En la minorisant, on foule au pied tous les acquis démocratiques que nous avons
sur l’égalité des chances. En l’empêchant d’être candidate, on exclut la seule
femme prête à demander la voix des Dakarois et capable de remporter le scrutin.
On empêche donc toute une population à avoir une variété de choix mais pire
encore on creuse davantage la sous-représentation des femmes dans les sphères
de décision.
Le sort de Madame El Wardini rappelle l’histoire de Yuriko Koiké qui a
récemment entamé son deuxième mandat de maire (gouverneure) de Tokyo. De
la même façon, que Madame Wardini a été bloquée par sa propre coalition,
Madame Yuriko Koiké a elle aussi été bloquée par son parti, le PLD qui a refusé
de la soutenir à briguer la mairie de Tokyo (la ville la plus riche du monde dont
la taille de l’économie est équivalente à celle de toute l’indonésie). Mme Koiké
qui était tour à tour ministre de l’environnement et de la défense du Japon a quand
même relevé le défi, elle est partie à l’élection et les a battus à plate couture. Elle
en est aujourd’hui à son deuxième mandat et a même créé son propre parti.
A Mme Wardini de relever le même défi et de remporter comme Mme Koiké le
scrutin du 23 janvier 2022. Elle en a le talent, la capacité et les moyens car elle
présente un profil singulier, bien différent de celui de la classe politique
sénégalaise classique. Son discours est neuf, sa posture contraste fort bien d’avec
ce à quoi nous sommes habitués, elle rappelle nos valeurs les plus chantées de
notre histoire : le dialogue, l’écoute et la discrétion.

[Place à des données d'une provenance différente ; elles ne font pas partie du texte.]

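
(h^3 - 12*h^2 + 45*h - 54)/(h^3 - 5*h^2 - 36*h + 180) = (h^2 - 6*h + 9)/(h^2 + h - 30)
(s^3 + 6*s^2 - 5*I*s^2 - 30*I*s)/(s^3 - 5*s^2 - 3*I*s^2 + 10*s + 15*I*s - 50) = s*(s + 6)/(s^2 + s*(-5 + 2*I) - 10*I)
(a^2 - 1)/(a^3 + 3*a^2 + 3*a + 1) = (a - 1)/(a^2 + 2*a + 1)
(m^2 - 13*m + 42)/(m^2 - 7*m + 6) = (m - 7)/(m - 1)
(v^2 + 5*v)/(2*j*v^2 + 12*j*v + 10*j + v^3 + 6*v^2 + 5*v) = v/(2*j*v + 2*j + v^2 + v)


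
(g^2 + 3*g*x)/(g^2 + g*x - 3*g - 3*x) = g*(g + 3*x)/(g^2 + g*x - 3*g - 3*x)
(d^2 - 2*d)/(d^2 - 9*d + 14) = d/(d - 7)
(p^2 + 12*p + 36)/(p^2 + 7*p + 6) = (p + 6)/(p + 1)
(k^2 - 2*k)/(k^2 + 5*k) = (k - 2)/(k + 5)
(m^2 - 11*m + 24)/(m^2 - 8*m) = (m - 3)/m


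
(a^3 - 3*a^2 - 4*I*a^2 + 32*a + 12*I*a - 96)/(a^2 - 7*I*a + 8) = (a^2 + a*(-3 + 4*I) - 12*I)/(a + I)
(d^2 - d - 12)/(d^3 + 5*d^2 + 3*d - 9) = (d - 4)/(d^2 + 2*d - 3)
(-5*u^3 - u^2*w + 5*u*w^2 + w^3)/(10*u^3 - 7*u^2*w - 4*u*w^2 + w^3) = (-5*u^2 - 6*u*w - w^2)/(10*u^2 + 3*u*w - w^2)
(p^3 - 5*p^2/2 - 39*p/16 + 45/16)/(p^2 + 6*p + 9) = (16*p^3 - 40*p^2 - 39*p + 45)/(16*(p^2 + 6*p + 9))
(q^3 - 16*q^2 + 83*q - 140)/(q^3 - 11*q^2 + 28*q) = (q - 5)/q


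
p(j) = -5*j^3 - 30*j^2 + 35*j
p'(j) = -15*j^2 - 60*j + 35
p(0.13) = 4.03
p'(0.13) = 26.95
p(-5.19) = -290.74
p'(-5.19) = -57.64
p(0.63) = 8.89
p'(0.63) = -8.75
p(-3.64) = -283.75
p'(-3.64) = 54.66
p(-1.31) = -86.09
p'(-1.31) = 87.86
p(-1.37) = -91.40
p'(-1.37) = 89.05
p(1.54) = -35.51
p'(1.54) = -92.97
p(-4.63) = -308.89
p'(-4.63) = -8.75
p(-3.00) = -240.00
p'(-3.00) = 80.00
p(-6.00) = -210.00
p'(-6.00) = -145.00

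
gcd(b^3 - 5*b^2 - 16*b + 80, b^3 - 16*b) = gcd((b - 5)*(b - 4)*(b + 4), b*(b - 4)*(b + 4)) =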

Car il est clair qu’aujourd’hui les électeurs ne font pas confiance aux partis
classiques, entachés de scandales de corruption à répétition depuis des années.
Comme Fatima Zahra Mansouri (Marrakech), Joanne Anderson (Liverpool),
Anne Hidalgo (Paris), Lori Lightfoot (Chicago), ou encore Yuriko Koike
(Tokyo), Madame El Wardini peut donc foncer et remporter le scrutin, elle peut
bel et bien gagner cette élection face au pouvoir et face à sa propre coalition qui
refuse de la soutenir si elle y croit. Elle a le meilleur profil, détient le crédit du
“maire sortant”, celui du “discours neuf” et elle incarne carrément le “centre” vu
le niveau de violence aussi bien physique que verbale dont nous faisons déjà face.
Allez! toutes et tous debout pour une victoire éclatante de Mme Soham El
Wardini au soir du 23 janvier à la Mairie de Dakar.